Details
-
Bug
-
Status: Resolved
-
Major
-
Resolution: Won't Fix
-
None
-
None
-
None
Description
For some test, tables are created as such:
CREATE TABLE orc_llap_part( csmallint SMALLINT, cint INT, cbigint BIGINT, cfloat FLOAT, cdouble DOUBLE, cstring1 STRING, cstring2 STRING, ctimestamp1 TIMESTAMP, ctimestamp2 TIMESTAMP, cboolean1 BOOLEAN, cboolean2 BOOLEAN ) PARTITIONED BY (ctinyint TINYINT) STORED AS ORC; CREATE TABLE orc_llap_dim_part( cbigint BIGINT ) PARTITIONED BY (ctinyint TINYINT) STORED AS ORC; INSERT OVERWRITE TABLE orc_llap_part PARTITION (ctinyint) SELECT csmallint, cint, cbigint, cfloat, cdouble, cstring1, cstring2, ctimestamp1, ctimestamp2, cboolean1, cboolean2, ctinyint FROM alltypesorc; INSERT OVERWRITE TABLE orc_llap_dim_part PARTITION (ctinyint) SELECT sum(cbigint) as cbigint, ctinyint FROM alltypesorc WHERE ctinyint > 10 AND ctinyint < 21 GROUP BY ctinyint;
The query is:
explain SELECT oft.ctinyint, oft.cint FROM orc_llap_part oft INNER JOIN orc_llap_dim_part od ON oft.ctinyint = od.ctinyint;
This results in a failure to vectorize in MR:
Could not vectorize partition pfile:/Users/sergey/git/hive3/itests/qtest/target/warehouse/orc_llap_dim_part/ctinyint=11. Its column names cbigint do not match the other column names csmallint,cint,cbigint,cfloat,cdouble,cstring1,cstring2,ctimestamp1,ctimestamp2,cboolean1,cboolean2
This is comparing schemas from different tables because MapWork has 2 TableScan-s; in Tez this error will never happen as MapWork will not have 2 scans.

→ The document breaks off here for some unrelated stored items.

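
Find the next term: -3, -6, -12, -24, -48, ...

Ratios: -6 / -3 = 2.0
This is a geometric sequence with common ratio r = 2.
Next term = -48 * 2 = -96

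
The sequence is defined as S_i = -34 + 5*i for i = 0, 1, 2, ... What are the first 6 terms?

This is an arithmetic sequence.
i=0: S_0 = -34 + 5*0 = -34
i=1: S_1 = -34 + 5*1 = -29
i=2: S_2 = -34 + 5*2 = -24
i=3: S_3 = -34 + 5*3 = -19
i=4: S_4 = -34 + 5*4 = -14
i=5: S_5 = -34 + 5*5 = -9
The first 6 terms are: [-34, -29, -24, -19, -14, -9]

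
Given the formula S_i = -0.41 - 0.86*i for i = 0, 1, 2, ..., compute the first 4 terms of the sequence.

This is an arithmetic sequence.
i=0: S_0 = -0.41 + -0.86*0 = -0.41
i=1: S_1 = -0.41 + -0.86*1 = -1.27
i=2: S_2 = -0.41 + -0.86*2 = -2.13
i=3: S_3 = -0.41 + -0.86*3 = -2.99
The first 4 terms are: [-0.41, -1.27, -2.13, -2.99]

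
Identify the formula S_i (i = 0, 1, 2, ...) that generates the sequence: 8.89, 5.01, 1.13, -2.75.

Check differences: 5.01 - 8.89 = -3.88
1.13 - 5.01 = -3.88
Common difference d = -3.88.
First term a = 8.89.
Formula: S_i = 8.89 - 3.88*i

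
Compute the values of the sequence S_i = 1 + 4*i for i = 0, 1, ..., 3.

This is an arithmetic sequence.
i=0: S_0 = 1 + 4*0 = 1
i=1: S_1 = 1 + 4*1 = 5
i=2: S_2 = 1 + 4*2 = 9
i=3: S_3 = 1 + 4*3 = 13
The first 4 terms are: [1, 5, 9, 13]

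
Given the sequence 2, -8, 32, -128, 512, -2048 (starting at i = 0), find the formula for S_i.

Check ratios: -8 / 2 = -4.0
Common ratio r = -4.
First term a = 2.
Formula: S_i = 2 * (-4)^i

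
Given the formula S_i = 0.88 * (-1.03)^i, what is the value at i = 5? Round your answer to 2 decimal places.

S_5 = 0.88 * (-1.03)^5 ≈ 0.88 * -1.1593 ≈ -1.02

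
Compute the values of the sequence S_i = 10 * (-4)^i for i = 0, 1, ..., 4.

This is a geometric sequence.
i=0: S_0 = 10 * (-4)^0 = 10
i=1: S_1 = 10 * (-4)^1 = -40
i=2: S_2 = 10 * (-4)^2 = 160
i=3: S_3 = 10 * (-4)^3 = -640
i=4: S_4 = 10 * (-4)^4 = 2560
The first 5 terms are: [10, -40, 160, -640, 2560]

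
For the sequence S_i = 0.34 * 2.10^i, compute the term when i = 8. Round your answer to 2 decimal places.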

In Tez (and MR as well), the other case can happen, namely partitions of the same table having different schemas.
Tez case can be solved by making a super-schema to include all variations and handling missing columns where necessary.
MR case may be harder to solve.
Of note is that despite schema being different (and not a prefix of a schema by coincidence or some such), query passes if validation is commented out. Perhaps in some cases it can work?